# Western HTS wiring issue...



## CollinAnderson (Nov 9, 2014)

Just purchased a set up from a guy and i've been having some issues getting the plow up a running. After installing all of the wiring harness I am still unable to get any power to the controls. The aux wire is hooked up to an ignition controlled cig. lighter and still can't find an issue with it. I do have what i believe to be a solenoid that was in the box seperate from the wiring harness and have no clue where it needs placed in the system. The issue i'm finding with it is that i have no connections for any 4 pin adapter on top. Anyone have any ideas for me to try?


----------



## dieselss (Jan 3, 2008)

http://library.westernplows.com/default.asp?cat=247

Try that. That solenoid doesn't look like it's part of you're setup, but I could be wrong. Didn't look like it's got 4 small pins from the website


----------



## cubicinches (Oct 19, 2008)

That piece has nothing to do with your snowplow. Toss it and move on.

Confirm with a test light that where ever you've got the power source for the controller is definitely hot when the key is on. If that's not the issue, then check the fuses in the lighting harness, near where it plugs into the module at locations "B" and "C". Lastly, you must have the plow connected to the truck via the two grill plugs in order for the controller to power up.


----------



## cubicinches (Oct 19, 2008)

You should be wired as shown on page three here:

http://library.westernplows.com/westernplows/pdffiles/29225.11_041514.pdf


----------



## CollinAnderson (Nov 9, 2014)

cubicinches;1864613 said:


> That piece has nothing to do with your snowplow. Toss it and move on.
> 
> Confirm with a test light that where ever you've got the power source for the controller is definitely hot when the key is on. If that's not the issue, then check the fuses in the lighting harness, near where it plugs into the module at locations "B" and "C". Lastly, you must have the plow connected to the truck via the two grill plugs in order for the controller to power up.
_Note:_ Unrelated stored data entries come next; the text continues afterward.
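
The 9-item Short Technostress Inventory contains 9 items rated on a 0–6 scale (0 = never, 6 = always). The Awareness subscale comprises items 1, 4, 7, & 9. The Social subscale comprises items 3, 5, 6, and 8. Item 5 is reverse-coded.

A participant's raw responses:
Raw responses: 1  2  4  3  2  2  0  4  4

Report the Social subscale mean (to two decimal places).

Social items: 3, 5, 6, 8.
Of these, item 5 is reverse-coded; on a 0–6 scale, reversed = 6 − raw.
  item 3: 4
  item 5: 6 − 2 = 4
  item 6: 2
  item 8: 4
Sum = 4 + 4 + 2 + 4 = 14
Mean = 14 / 4 = 3.50

3.50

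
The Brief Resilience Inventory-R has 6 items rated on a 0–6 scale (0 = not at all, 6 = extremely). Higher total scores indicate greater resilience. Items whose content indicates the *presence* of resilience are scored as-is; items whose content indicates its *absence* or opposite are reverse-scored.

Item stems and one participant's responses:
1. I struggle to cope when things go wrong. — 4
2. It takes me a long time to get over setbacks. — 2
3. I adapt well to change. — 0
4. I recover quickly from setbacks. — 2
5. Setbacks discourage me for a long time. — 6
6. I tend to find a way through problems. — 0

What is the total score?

Items 1, 2, 5 describe the absence/opposite of resilience → reverse-score.
reversed = (0+6) − raw = 6 − raw.
  item 1: 6 − 4 = 2
  item 2: 6 − 2 = 4
  item 3: 0
  item 4: 2
  item 5: 6 − 6 = 0
  item 6: 0
Total = 2 + 4 + 0 + 2 + 0 + 0 = 8

8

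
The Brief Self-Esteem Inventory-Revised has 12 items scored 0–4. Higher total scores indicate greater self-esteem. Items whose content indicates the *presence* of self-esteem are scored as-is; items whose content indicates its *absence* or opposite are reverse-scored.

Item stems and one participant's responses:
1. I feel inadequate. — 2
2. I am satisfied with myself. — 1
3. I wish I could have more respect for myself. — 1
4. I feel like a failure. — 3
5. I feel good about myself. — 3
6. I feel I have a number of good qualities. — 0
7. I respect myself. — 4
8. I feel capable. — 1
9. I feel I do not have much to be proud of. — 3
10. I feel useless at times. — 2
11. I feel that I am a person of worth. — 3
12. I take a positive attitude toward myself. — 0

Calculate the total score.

Items 1, 3, 4, 9, 10 describe the absence/opposite of self-esteem → reverse-score.
reversed = (0+4) − raw = 4 − raw.
  item 1: 4 − 2 = 2
  item 2: 1
  item 3: 4 − 1 = 3
  item 4: 4 − 3 = 1
  item 5: 3
  item 6: 0
  item 7: 4
  item 8: 1
  item 9: 4 − 3 = 1
  item 10: 4 − 2 = 2
  item 11: 3
  item 12: 0
Total = 2 + 1 + 3 + 1 + 3 + 0 + 4 + 1 + 1 + 2 + 3 + 0 = 21

21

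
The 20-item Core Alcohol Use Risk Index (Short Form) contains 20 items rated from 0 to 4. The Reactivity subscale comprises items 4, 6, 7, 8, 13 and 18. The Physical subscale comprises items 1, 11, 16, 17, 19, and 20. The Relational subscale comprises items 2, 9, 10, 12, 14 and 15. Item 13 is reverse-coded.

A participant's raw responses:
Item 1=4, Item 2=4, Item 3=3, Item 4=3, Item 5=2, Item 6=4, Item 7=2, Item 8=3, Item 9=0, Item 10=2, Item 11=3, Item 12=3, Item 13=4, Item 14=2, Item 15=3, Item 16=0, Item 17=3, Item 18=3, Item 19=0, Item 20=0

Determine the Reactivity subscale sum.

Reactivity items: 4, 6, 7, 8, 13, 18.
Of these, item 13 is reverse-coded; on a 0–4 scale, reversed = 4 − raw.
  item 4: 3
  item 6: 4
  item 7: 2
  item 8: 3
  item 13: 4 − 4 = 0
  item 18: 3
Sum = 3 + 4 + 2 + 3 + 0 + 3 = 15

15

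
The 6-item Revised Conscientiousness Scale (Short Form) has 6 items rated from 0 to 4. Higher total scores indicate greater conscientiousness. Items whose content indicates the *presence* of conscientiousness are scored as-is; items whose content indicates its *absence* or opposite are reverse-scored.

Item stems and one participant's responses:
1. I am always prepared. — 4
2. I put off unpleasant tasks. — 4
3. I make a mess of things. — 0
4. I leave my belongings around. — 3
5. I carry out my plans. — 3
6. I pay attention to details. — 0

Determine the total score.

12

Items 2, 3, 4 describe the absence/opposite of conscientiousness → reverse-score.
reverse-coded value = 4 − response.
  item 1: 4
  item 2: 4 − 4 = 0
  item 3: 4 − 0 = 4
  item 4: 4 − 3 = 1
  item 5: 3
  item 6: 0
Total = 4 + 0 + 4 + 1 + 3 + 0 = 12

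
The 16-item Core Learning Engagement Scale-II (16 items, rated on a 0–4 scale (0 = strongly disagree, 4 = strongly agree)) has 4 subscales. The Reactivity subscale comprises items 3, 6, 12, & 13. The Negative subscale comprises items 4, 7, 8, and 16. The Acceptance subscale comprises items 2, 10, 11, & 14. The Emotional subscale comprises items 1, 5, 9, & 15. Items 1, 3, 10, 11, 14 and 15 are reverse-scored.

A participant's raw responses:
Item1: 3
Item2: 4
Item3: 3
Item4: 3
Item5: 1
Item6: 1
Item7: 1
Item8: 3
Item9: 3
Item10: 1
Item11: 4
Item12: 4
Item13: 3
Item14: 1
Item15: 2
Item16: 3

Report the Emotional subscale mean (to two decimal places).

1.75

Emotional items: 1, 5, 9, 15.
Of these, items 1 and 15 are reverse-scored; reverse-coded value = 4 − response.
  item 1: 4 − 3 = 1
  item 5: 1
  item 9: 3
  item 15: 4 − 2 = 2
Sum = 1 + 1 + 3 + 2 = 7
Mean = 7 / 4 = 1.75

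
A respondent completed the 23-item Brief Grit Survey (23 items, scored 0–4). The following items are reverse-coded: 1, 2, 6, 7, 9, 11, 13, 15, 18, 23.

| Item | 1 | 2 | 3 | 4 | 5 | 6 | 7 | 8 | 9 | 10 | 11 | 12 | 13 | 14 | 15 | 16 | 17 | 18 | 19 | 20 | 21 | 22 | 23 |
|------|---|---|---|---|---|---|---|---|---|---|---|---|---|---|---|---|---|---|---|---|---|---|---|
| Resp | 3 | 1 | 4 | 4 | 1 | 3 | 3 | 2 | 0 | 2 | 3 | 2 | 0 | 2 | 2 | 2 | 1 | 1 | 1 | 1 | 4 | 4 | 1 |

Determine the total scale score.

53

Reverse-coded items use 4 − raw:
  item 1: 4 − 3 = 1
  item 2: 4 − 1 = 3
  item 6: 4 − 3 = 1
  item 7: 4 − 3 = 1
  item 9: 4 − 0 = 4
  item 11: 4 − 3 = 1
  item 13: 4 − 0 = 4
  item 15: 4 − 2 = 2
  item 18: 4 − 1 = 3
  item 23: 4 − 1 = 3
After reverse-coding: 1, 3, 4, 4, 1, 1, 1, 2, 4, 2, 1, 2, 4, 2, 2, 2, 1, 3, 1, 1, 4, 4, 3
Total = 1 + 3 + 4 + 4 + 1 + 1 + 1 + 2 + 4 + 2 + 1 + 2 + 4 + 2 + 2 + 2 + 1 + 3 + 1 + 1 + 4 + 4 + 3 = 53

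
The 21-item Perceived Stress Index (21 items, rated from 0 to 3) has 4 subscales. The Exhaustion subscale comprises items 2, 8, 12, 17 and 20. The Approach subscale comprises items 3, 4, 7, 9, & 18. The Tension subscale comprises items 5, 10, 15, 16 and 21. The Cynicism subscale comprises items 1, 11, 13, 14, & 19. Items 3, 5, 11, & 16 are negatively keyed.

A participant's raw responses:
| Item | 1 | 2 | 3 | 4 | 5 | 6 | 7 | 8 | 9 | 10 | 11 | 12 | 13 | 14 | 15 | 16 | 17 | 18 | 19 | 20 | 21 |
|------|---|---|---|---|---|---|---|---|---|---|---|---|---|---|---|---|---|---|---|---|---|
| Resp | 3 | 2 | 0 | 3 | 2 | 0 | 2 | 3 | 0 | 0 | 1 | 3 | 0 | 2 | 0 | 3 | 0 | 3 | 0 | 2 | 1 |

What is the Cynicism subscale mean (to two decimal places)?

Cynicism items: 1, 11, 13, 14, 19.
Of these, item 11 is negatively keyed; reversed = (0+3) − raw = 3 − raw.
  item 1: 3
  item 11: 3 − 1 = 2
  item 13: 0
  item 14: 2
  item 19: 0
Sum = 3 + 2 + 0 + 2 + 0 = 7
Mean = 7 / 5 = 1.40

1.40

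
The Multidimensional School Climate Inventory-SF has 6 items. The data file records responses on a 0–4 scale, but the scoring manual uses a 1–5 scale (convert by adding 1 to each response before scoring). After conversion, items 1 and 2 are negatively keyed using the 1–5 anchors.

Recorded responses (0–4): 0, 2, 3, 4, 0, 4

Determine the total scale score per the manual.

Convert to 1–5: 1, 3, 4, 5, 1, 5
Reverse-coded (reversed = (1+5) − raw = 6 − raw):
  item 1: 6 − 1 = 5
  item 2: 6 − 3 = 3
Scored: 5, 3, 4, 5, 1, 5
Total = 23

23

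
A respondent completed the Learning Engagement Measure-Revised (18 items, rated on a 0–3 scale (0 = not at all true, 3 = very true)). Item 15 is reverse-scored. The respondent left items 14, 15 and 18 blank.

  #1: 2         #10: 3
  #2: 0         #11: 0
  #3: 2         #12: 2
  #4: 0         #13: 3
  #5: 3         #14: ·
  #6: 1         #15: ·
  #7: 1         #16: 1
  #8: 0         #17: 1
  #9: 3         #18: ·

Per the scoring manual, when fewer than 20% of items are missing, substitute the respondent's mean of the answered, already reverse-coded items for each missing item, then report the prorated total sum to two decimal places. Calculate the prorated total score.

Reverse-coded (reversed = (0+3) − raw = 3 − raw):
Completed scored items (15 of 18): 2, 0, 2, 0, 3, 1, 1, 0, 3, 3, 0, 2, 3, 1, 1; sum = 22.
Person mean = 22 / 15 ≈ 1.4667
Prorated total = (22 / 15) × 18 = 26.40 (to 2 dp)

26.40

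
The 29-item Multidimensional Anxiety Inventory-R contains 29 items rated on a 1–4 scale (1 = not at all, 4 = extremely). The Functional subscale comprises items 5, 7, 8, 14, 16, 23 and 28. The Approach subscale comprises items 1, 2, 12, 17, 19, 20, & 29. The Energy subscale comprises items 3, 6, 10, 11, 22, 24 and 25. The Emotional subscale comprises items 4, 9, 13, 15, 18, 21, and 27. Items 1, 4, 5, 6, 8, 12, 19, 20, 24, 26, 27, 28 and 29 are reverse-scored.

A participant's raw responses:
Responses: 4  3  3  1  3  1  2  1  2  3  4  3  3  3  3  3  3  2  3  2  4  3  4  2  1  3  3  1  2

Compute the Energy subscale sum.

21

Energy items: 3, 6, 10, 11, 22, 24, 25.
Of these, items 6 & 24 are reverse-scored; reversed = (1+4) − raw = 5 − raw.
  item 3: 3
  item 6: 5 − 1 = 4
  item 10: 3
  item 11: 4
  item 22: 3
  item 24: 5 − 2 = 3
  item 25: 1
Sum = 3 + 4 + 3 + 4 + 3 + 3 + 1 = 21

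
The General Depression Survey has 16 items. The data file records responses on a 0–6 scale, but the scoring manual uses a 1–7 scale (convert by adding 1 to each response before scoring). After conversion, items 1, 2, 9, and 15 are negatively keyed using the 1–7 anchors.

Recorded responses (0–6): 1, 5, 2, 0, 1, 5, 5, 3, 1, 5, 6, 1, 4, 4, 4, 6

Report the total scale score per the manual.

71

Convert to 1–7: 2, 6, 3, 1, 2, 6, 6, 4, 2, 6, 7, 2, 5, 5, 5, 7
Reverse-coded (reverse-coded value = 8 − response):
  item 1: 8 − 2 = 6
  item 2: 8 − 6 = 2
  item 9: 8 − 2 = 6
  item 15: 8 − 5 = 3
Scored: 6, 2, 3, 1, 2, 6, 6, 4, 6, 6, 7, 2, 5, 5, 3, 7
Total = 71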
Thanks. Confirmed what i thought. When attempting to just getting things set up I attempted to hook the aux wire straight to the positive terminal on the battery and still did not have anything light up on the controller. Will the location of the aux wire have any bearing on whether or not this will come on? I have triple checked that all of the fuses are working and not blown. Is there a way to tell if the controller is fried?


----------



## cubicinches (Oct 19, 2008)

CollinAnderson;1864644 said:


> Will the location of the aux wire have any bearing on whether or not this will come on?


Not as long as it's hooke d to 12V. That's all that matters.



CollinAnderson;1864644 said:


> Is there a way to tell if the controller is fried?


Try another multiplex controller. Any one that will plug into the connector will work, even if it's for a V-plow. It's unlikely though, in my opinion.


----------



## cubicinches (Oct 19, 2008)

You do have the plow plugged into the truck while attempting to power up the controller, correct?

Also, check the two four-pin weather pack plugs in the control harness. Their locations cannot be swapped... The one at the very end of the control harness must plug into the battery cable, and the one that is broken out of the middle of the control harness goes to the lighting harness. See the diagram I posted the link to.


----------



## CollinAnderson (Nov 9, 2014)

cubicinches;1864656 said:


> You do have the plow plugged into the truck while attempting to power up the controller, correct?
> 
> Also, check the two four-pin weather pack plugs in the control harness. Their locations cannot be swapped... The one at the very end of the control harness must plug into the battery cable, and the one that is broken out of the middle of the control harness goes to the lighting harness. See the diagram I posted the link to.


Yes the plow is hooked up. I'll go over those connections again. thanks


----------



## CollinAnderson (Nov 9, 2014)

Got it working. thanks for the help


----------



## dieselss (Jan 3, 2008)

What was it


----------



## CollinAnderson (Nov 9, 2014)

the 2 - 4 pin clips were backwards...fail of the day. again, thanks for all the help


----------



## dieselss (Jan 3, 2008)

What 4 pin clips?


----------



## cubicinches (Oct 19, 2008)

dieselss;1864865 said:


> What 4 pin clips?


See post #7


----------



## cubicinches (Oct 19, 2008)

CollinAnderson;1864853 said:


> the 2 - 4 pin clips were backwards...fail of the day. again, thanks for all the help


You're not the first...


----------



## dieselss (Jan 3, 2008)

cubicinches;1864946 said:


> See post #7


Is that just an hts thing?


----------



## cubicinches (Oct 19, 2008)

dieselss;1864960 said:


> Is that just an hts thing?


Nope. All Multiplex plows use the same control harness. I've seen guys mix those two plugs up plenty of times.


----------



## kimber750 (Sep 19, 2011)

cubicinches;1864965 said:


> Nope. All Multiplex plows use the same control harness. I've seen guys mix those two plugs up plenty of times.


Especially when battery is on drivers side. :laughing: They get to the battery harness first and use the connector in middle of control harness. Just had an HTS come into shop last week with this issue.


----------